Fat helps deliver taste and flavour, but it is also necessary for the absorption of many antioxidants including beta-carotene, not to mention the fat-soluble vitamins A, D, E and K. Drizzling extra virgin olive oil over your salad or steamed veg adds flavour (so you eat more plant food) and makes sure you can absorb more of those beneficial plant compounds.
Honey is truly one of the most natural sweeteners we can use. There is evidence of honey being eaten since hunter-gatherer days, and honey has even been found in ancient Egyptian tombs.
Honey bees make honey in their hives using the nectar from flowers. The local flora therefore makes an impact on the flavour profile of the honey. Pure floral honeys have low GI values, but the cheaper blended honeys tend to be high. For a low GI honey look for Yellow Box, Stringy Bark, Red Gum, Iron Bark, Yapunya, Eucalypt or those labeled as pure floral honey.
In terms of nutrition remember that honey is still sugar. It is about 17% water, but the rest is a combination of sugars, primarily fructose and glucose. There are a few vitamins and minerals present, but in very small quantities that are really not all that relevant in the quantities of honey you are likely to consume.
In conclusion honey is an all-natural, minimally processed sweetener and has been part of our diets for many thousands of years. But it is still sugar and as with all sugars is best used sparingly to bring a little sweetness to your whole food diet.
Honey has long been considered medicinal by many cultures, including in Ayurvedic medicine. Honey has anti-bacterial qualities, although varieties vary in this regard. Manuka honey contains a particular antibacterial compound, made from the nectar of the manuka bush. These honeys have a particular scale used to indicate the antibacterial power of the honey – this is called the UMF factor (Unique Manuka Factor). These honeys are marketed as being effective for sore throats, gastro upsets and several other conditions, however the evidence for this is pretty weak. The most benefit seems to be when used topically for the treatment of wounds, burns and infections.

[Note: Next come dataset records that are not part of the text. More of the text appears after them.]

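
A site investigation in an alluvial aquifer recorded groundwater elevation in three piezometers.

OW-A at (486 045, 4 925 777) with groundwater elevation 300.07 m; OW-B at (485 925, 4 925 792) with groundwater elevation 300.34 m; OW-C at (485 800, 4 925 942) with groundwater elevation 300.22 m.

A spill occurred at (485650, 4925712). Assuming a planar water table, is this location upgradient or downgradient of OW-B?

upgradient

Three-point gradient (reference OW-A): Δ to OW-B = (-120, 15, +0.27), Δ to OW-C = (-245, 165, +0.15).
∂h/∂x = -0.002623, ∂h/∂y = -0.002986 (det = -16125).
Head at (485650, 4925712) = 300.07 + (-0.002623)·(-395) + (-0.002986)·(-65) = 301.30 m.
That is higher than the 300.34 m at OW-B, so the point is upgradient.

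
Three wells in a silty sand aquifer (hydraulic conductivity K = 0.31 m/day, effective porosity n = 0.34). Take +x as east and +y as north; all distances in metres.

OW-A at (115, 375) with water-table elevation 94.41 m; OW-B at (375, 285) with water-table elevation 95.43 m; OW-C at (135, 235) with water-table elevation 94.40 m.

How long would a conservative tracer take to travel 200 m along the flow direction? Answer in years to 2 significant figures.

Taking OW-A as reference: OW-B−OW-A = (260, -90, +1.02); OW-C−OW-A = (20, -140, -0.01).
Solve a·Δx + b·Δy = Δh: det = 260·(-140) − 20·(-90) = -34600.
∂h/∂x = [(+1.02)·(-140) − (-0.01)·(-90)] / -34600 = +0.004153
∂h/∂y = [260·(-0.01) − 20·(+1.02)] / -34600 = +0.0006647
|∇h| = √(0.004153² + 0.0006647²) = 0.004206
Seepage velocity v = K·i/n = 0.31 × 0.004206 / 0.34 = 0.003835 m/day.
t = 200 / 0.003835 = 5.215e+04 days = 143 years.

140 years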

Dates are the fruit of the date palm and are native to North Africa and the Middle East. They are sometimes referred to as 'candy that grows on trees' and for good reason. They are sticky, soft, sweet and really are a wonderfully unprocessed, all-natural sweet treat of nature. They have been consumed by humans for many thousands of years, tracing back to 4000-6000BC in Egypt and the Arabian Peninsula.

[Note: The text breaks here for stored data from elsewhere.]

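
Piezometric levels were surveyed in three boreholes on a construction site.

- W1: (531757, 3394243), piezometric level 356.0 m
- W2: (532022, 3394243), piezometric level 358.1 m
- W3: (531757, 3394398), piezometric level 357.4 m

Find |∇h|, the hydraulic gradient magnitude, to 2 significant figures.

∂h/∂x = (358.1 − 356.0) / (532022 − 531757) = +0.007925
∂h/∂y = (357.4 − 356.0) / (3394398 − 3394243) = +0.009032
|∇h| = √(0.007925² + 0.009032²) = 0.01202

0.012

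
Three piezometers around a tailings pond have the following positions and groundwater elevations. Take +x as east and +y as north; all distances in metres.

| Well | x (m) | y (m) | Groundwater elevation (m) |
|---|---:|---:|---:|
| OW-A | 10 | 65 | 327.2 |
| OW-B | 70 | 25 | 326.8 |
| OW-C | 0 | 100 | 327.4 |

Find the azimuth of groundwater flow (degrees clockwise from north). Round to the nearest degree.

143°

With h = a·x + b·y + c and OW-A as origin, the differences give:
  60·a + (-40)·b = -0.4
  (-10)·a + 35·b = +0.2
Eliminate b (×35 and ×(-40), subtract): 1700·a = -6.00 → a = ∂h/∂x = -0.003529
Back-substitute: b = ∂h/∂y = +0.004706.
Flow direction (−∇h) has components (+0.003529 E, -0.004706 N).
Azimuth = atan2(E, N) = atan2(+0.003529, -0.004706) = 143.1° ≈ 143°.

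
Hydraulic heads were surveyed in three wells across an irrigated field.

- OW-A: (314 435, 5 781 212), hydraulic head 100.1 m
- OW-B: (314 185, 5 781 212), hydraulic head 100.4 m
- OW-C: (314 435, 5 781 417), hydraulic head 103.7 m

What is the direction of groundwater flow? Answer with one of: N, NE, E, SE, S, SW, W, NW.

S

∂h/∂x = (100.4 − 100.1) / (314185 − 314435) = -0.001200
∂h/∂y = (103.7 − 100.1) / (5781417 − 5781212) = +0.01756
Flow = −∇h = (+0.001200 east, -0.01756 north), which points south.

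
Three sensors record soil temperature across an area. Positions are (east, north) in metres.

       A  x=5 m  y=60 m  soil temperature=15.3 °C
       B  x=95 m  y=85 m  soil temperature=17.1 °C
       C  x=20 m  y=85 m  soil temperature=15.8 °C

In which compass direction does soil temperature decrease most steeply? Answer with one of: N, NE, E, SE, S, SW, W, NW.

With T = a·x + b·y + c and A as origin, the differences give:
  90·a + 25·b = +1.8
  15·a + 25·b = +0.5
Eliminate b (×25 and ×25, subtract): 1875·a = 32.50 → a = ∂T/∂x = +0.01733
Back-substitute: b = ∂T/∂y = +0.009600.
Steepest decrease is along −∇f = (-0.01733 E, -0.009600 N) → southwest.

SW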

Dates have almost no fat and only a trace of protein. 98% of the energy in dates comes from carbohydrate, and most of that from the sugars present. This has made them a key ingredient in many whole food or raw bars, so that they can then claim 'no added sugar'. I actually support this in favour of using added refined sugar, but be careful not to think that means you can eat such foods with no restraint. Read the nutrition label to understand the appropriate portion size.

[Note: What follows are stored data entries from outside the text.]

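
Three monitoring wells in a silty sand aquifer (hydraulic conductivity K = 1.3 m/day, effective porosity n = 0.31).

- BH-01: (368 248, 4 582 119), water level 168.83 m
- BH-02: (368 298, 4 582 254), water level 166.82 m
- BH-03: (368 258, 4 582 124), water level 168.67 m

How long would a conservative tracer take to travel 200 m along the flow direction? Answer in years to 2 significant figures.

8.6 years

Taking BH-01 as reference: BH-02−BH-01 = (50, 135, -2.01); BH-03−BH-01 = (10, 5, -0.16).
Solve a·Δx + b·Δy = Δh: det = 50·5 − 10·135 = -1100.
∂h/∂x = [(-2.01)·5 − (-0.16)·135] / -1100 = -0.01050
∂h/∂y = [50·(-0.16) − 10·(-2.01)] / -1100 = -0.01100
|∇h| = √(-0.01050² + -0.01100²) = 0.01521
Seepage velocity v = K·i/n = 1.3 × 0.01521 / 0.31 = 0.06378 m/day.
t = 200 / 0.06378 = 3136 days = 8.59 years.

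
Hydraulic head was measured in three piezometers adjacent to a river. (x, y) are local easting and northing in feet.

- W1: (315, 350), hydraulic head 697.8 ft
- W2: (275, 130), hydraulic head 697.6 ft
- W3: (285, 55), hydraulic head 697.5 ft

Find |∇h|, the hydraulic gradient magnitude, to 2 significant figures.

Taking W1 as reference: W2−W1 = (-40, -220, -0.2); W3−W1 = (-30, -295, -0.3).
Determinant of the coordinate differences = (-40)·(-295) − (-30)·(-220) = 5200.
∂h/∂x = [(-0.2)·(-295) − (-0.3)·(-220)] / 5200 = -0.001346
∂h/∂y = [(-40)·(-0.3) − (-30)·(-0.2)] / 5200 = +0.001154
|∇h| = √(-0.001346² + 0.001154²) = 0.001773

0.0018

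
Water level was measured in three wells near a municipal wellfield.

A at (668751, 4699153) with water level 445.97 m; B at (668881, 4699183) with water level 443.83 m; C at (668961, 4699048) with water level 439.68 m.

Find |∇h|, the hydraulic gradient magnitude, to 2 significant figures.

Taking A as reference: B−A = (130, 30, -2.14); C−A = (210, -105, -6.29).
Solve a·Δx + b·Δy = Δh: det = 130·(-105) − 210·30 = -19950.
∂h/∂x = [(-2.14)·(-105) − (-6.29)·30] / -19950 = -0.02072
∂h/∂y = [130·(-6.29) − 210·(-2.14)] / -19950 = +0.01846
|∇h| = √(-0.02072² + 0.01846²) = 0.02775

0.028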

The dates so far tested for their GI have low to moderate values. This is good news, although once part of a processed food product the result may not be the same.
They are fairly energy dense so do watch your portion sizes. 4 dates (about 100g) provides 1160kJ, 75g of carbohydrate and 2g of protein. They are rich in fibre with 7g per 100g. That makes them pretty fabulous to keep you regular.
The high carb content makes them a terrific option for fuelling endurance sporting events. I have used dates as part of my fuel kit for my half Ironman, my 100km Coastrek walk and while climbing Kilimanjaro. I much prefer this strategy over using lollies and jelly snakes as are more common!